Okonomiyaki means ‘as you like it’, and that pretty much sums up this savoury pancake. You can stir in a whole melange of shredded vegetables, but my favourite combination is Chinese cabbage, carrot for subtle sweetness, and spring onions to perk it all up. Take care not to over-mix the batter, as this makes for a rather tough okonomiyaki. Just fold until the vegetables are well coated with batter and then pour into a hot frying pan. You want your okonomiyaki to be still slightly custardy in the middle, so don’t over-cook it either!
For the okonomiyaki sauce, stir all the ingredients together and store in the fridge until needed – it will keep for up to a month.

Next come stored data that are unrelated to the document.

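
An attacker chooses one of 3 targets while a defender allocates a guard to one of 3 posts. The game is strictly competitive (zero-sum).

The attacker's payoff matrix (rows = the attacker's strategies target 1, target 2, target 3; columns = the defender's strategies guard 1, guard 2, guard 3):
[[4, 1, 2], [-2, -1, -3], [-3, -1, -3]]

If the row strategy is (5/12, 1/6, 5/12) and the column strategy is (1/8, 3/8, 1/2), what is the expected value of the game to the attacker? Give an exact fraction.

Against (1/8, 3/8, 1/2), each row's expected payoff is target 1: 15/8; target 2: -17/8; target 3: -9/4.
Taking the (5/12, 1/6, 5/12)-weighted average: (5/12)·(15/8) + (1/6)·(-17/8) + (5/12)·(-9/4) = -49/96.

-49/96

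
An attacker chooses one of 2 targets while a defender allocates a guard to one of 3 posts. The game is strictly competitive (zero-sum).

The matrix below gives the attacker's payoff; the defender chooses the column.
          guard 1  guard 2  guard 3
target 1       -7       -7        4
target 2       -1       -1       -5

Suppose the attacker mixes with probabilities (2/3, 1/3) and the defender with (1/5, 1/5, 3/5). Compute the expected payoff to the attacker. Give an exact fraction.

Against (1/5, 1/5, 3/5), each row's expected payoff is target 1: -2/5; target 2: -17/5.
Taking the (2/3, 1/3)-weighted average: (2/3)·(-2/5) + (1/3)·(-17/5) = -7/5.

-7/5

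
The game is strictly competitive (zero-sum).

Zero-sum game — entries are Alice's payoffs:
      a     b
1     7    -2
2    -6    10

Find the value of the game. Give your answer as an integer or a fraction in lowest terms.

Row minima are -2 and -6, so Alice's maximin is -2; column maxima are 7 and 10, so Bob's minimax is 7. These differ, so the equilibrium is in mixed strategies.
Let Alice play 1 with probability p. Bob is indifferent when 7p − 6(1−p) = −2p + 10(1−p), giving p = 16/25.
Let Bob play a with probability q. Alice is indifferent when 7q − 2(1−q) = −6q + 10(1−q), giving q = 12/25.
The value is 7·(12/25) + (-2)·(13/25) = 58/25.

58/25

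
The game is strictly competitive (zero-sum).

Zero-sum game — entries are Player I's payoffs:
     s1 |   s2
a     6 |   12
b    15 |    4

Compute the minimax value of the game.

156/17

Row minima are 6 and 4, so Player I's maximin is 6; column maxima are 15 and 12, so Player II's minimax is 12. These differ, so the equilibrium is in mixed strategies.
Let Player I play a with probability p. Player II is indifferent when 6p + 15(1−p) = 12p + 4(1−p), giving p = 11/17.
Let Player II play s1 with probability q. Player I is indifferent when 6q + 12(1−q) = 15q + 4(1−q), giving q = 8/17.
The value is 6·(8/17) + (12)·(9/17) = 156/17.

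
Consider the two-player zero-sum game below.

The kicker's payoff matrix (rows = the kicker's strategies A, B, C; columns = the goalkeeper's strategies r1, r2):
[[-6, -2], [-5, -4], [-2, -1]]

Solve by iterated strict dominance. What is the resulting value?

-2

Column r2 is strictly dominated by r1 for the goalkeeper (-6<-2, -5<-4, -2<-1); eliminate r2.
Row B is strictly dominated by row C (-2>-5); eliminate B.
Row A is strictly dominated by row C (-2>-6); eliminate A.
Only (C, r1) remains, with payoff -2.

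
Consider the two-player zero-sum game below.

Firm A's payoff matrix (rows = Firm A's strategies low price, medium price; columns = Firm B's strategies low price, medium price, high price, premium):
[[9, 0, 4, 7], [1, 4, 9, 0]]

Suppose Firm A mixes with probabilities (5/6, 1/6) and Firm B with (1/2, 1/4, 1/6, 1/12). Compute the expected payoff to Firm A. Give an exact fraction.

127/24

Against (1/2, 1/4, 1/6, 1/12), each row's expected payoff is low price: 23/4; medium price: 3.
Taking the (5/6, 1/6)-weighted average: (5/6)·(23/4) + (1/6)·(3) = 127/24.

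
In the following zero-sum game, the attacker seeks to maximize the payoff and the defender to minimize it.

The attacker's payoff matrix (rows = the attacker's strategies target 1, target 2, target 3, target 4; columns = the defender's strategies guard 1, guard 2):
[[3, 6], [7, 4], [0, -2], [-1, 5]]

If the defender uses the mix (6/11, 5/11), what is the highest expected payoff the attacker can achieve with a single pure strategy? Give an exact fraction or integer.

62/11

target 1: (3)·(6/11) + (6)·(5/11) = 48/11.
target 2: (7)·(6/11) + (4)·(5/11) = 62/11.
target 3: (0)·(6/11) + (-2)·(5/11) = -10/11.
target 4: (-1)·(6/11) + (5)·(5/11) = 19/11.
The best pure response is target 2 with expected payoff 62/11.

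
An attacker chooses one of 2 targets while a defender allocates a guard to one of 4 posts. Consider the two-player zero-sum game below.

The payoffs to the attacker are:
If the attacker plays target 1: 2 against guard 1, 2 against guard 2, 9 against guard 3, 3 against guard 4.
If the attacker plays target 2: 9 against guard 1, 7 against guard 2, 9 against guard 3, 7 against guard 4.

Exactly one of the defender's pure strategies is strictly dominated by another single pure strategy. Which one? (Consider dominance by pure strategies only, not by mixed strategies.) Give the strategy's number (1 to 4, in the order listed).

The defender prefers columns that give the attacker less. Compare guard 3 with guard 2: 2 < 9, 7 < 9.
So guard 2 strictly dominates guard 3 for the defender; guard 3 is strictly dominated.

3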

Sift both flours, the yeast, baking powder and salt into a large bowl. Add the stock and mix to form a batter. Fold in the vegetables until just combined, being careful not to over-work the batter.
Heat a non-stick skillet or small frying pan and brush with oil. Pour half of the batter into the hot pan and cook for 6–10 minutes before flipping and cooking on the other side for 4–7 minutes. When it’s done, the okonomiyaki should be golden on both sides but still have a slight jiggle in the centre. Make a second one with the remaining batter.
Top each okonomiyaki with okonomiyaki sauce, then drizzle with vegan mayo and sprinkle over a good handful of sesame seeds, shredded nori and sliced spring onion. Eat warm, with pickled ginger on the side.